Settling on a low wall on the gallery level, Dryke began sketching his defense of Fort Jesus. The sketches were amusements, exercises—the adult remnant of a childhood game. He made no excuses for it, to himself or to anyone else. It seemed to him that he had come by both his career and his hobby honestly, led by blood and breeding both.

Dryke was born in Kaliningrad to a Russian mother and an English father—ironically, a few kilometers from the site of the thirteenth-century fortress of the Teutonic Knights, though he would not learn that until years later. Edward Dryke was an electronic intelligence technician in the Peace Force; Lina Koshevaia was a security officer at the Kaliningrad naval base where Dryke was attached.

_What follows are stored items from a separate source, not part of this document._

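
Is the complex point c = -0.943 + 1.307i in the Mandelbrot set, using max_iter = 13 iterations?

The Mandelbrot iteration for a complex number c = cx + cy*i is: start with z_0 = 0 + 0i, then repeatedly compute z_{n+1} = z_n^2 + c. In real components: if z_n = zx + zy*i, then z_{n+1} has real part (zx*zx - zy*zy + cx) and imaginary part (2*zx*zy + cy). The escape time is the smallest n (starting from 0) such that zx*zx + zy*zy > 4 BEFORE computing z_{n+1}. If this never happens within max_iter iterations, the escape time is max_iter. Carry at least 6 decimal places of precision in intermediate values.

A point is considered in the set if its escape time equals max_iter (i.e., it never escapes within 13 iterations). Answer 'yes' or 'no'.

Answer: no

Derivation:
z_0 = 0 + 0i, c = -0.9430 + 1.3070i
Iter 1: z = -0.9430 + 1.3070i, |z|^2 = 2.5975
Iter 2: z = -1.7620 + -1.1580i, |z|^2 = 4.4456
Escaped at iteration 2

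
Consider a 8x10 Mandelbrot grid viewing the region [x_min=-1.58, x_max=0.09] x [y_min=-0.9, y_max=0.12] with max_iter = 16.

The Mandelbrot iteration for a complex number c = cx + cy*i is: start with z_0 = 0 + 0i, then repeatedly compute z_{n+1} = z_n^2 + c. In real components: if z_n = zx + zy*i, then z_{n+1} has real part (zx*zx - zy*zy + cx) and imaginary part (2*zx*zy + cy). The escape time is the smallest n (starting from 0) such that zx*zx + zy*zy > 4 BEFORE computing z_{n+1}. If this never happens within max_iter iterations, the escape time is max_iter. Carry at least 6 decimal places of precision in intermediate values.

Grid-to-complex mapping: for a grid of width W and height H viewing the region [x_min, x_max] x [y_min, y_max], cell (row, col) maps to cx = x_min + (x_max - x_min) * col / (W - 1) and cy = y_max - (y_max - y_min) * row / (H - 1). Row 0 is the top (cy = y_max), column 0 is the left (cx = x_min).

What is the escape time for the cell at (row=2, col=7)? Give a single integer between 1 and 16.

Answer: 16

Derivation:
z_0 = 0 + 0i, c = 0.0900 + -0.1067i
Iter 1: z = 0.0900 + -0.1067i, |z|^2 = 0.0195
Iter 2: z = 0.0867 + -0.1259i, |z|^2 = 0.0234
Iter 3: z = 0.0817 + -0.1285i, |z|^2 = 0.0232
Iter 4: z = 0.0802 + -0.1277i, |z|^2 = 0.0227
Iter 5: z = 0.0801 + -0.1271i, |z|^2 = 0.0226
Iter 6: z = 0.0803 + -0.1270i, |z|^2 = 0.0226
Iter 7: z = 0.0803 + -0.1271i, |z|^2 = 0.0226
Iter 8: z = 0.0803 + -0.1271i, |z|^2 = 0.0226
Iter 9: z = 0.0803 + -0.1271i, |z|^2 = 0.0226
Iter 10: z = 0.0803 + -0.1271i, |z|^2 = 0.0226
Iter 11: z = 0.0803 + -0.1271i, |z|^2 = 0.0226
Iter 12: z = 0.0803 + -0.1271i, |z|^2 = 0.0226
Iter 13: z = 0.0803 + -0.1271i, |z|^2 = 0.0226
Iter 14: z = 0.0803 + -0.1271i, |z|^2 = 0.0226
Iter 15: z = 0.0803 + -0.1271i, |z|^2 = 0.0226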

When Mikhail was eight, Edward left the Peace Force for a job in the British electronics industry, and the family left Kaliningrad for Coventry, an hour from the Welsh border. Within a few months, they had begun taking weekend outings to explore the abbeys and castles of Wales—Cardiff and Caerphilly, Harlech and Valle Crucis. Drawing campaign maps and fighting imaginary battles in the back seat of the Leyland, Mikhail cemented his fascination with matters military.

And, in time, he learned a lesson that carried forward into adulthood, a lesson reinforced when a ruptured cerebral aneurysm stole his father’s soul, when a Nexus flathead’s gun spilled his mother’s blood on a Birmingham street. The lesson was hard. Dryke had never verbalized it, but he had internalized it: There is nothing that you cherish that cannot be taken from you, no treasure that cannot be lost

No matter how grand, no matter how imposing, the fortresses and castles had all fallen. Each had been a grand edifice in its time, bustling with the discords of life. Now they were dead museums, containing but a faint echo of their former greatness. The halls were empty, the walls unmanned.

It had been the same fight in every world and every time— against weakness and neglect and corruption, against tactics and numbers and valor and luck. And it was still the same in the present day.

Fort Houston. Castle Kasigau. The walled city of Memphis. Outside were the forces of chaos, swarming, massing, undermining the walls, building engines of destruction. Dryke carried the shield of his liege as captain of the queen’s knights, looked out at the world through the dark, suspicious eyes of the besieged.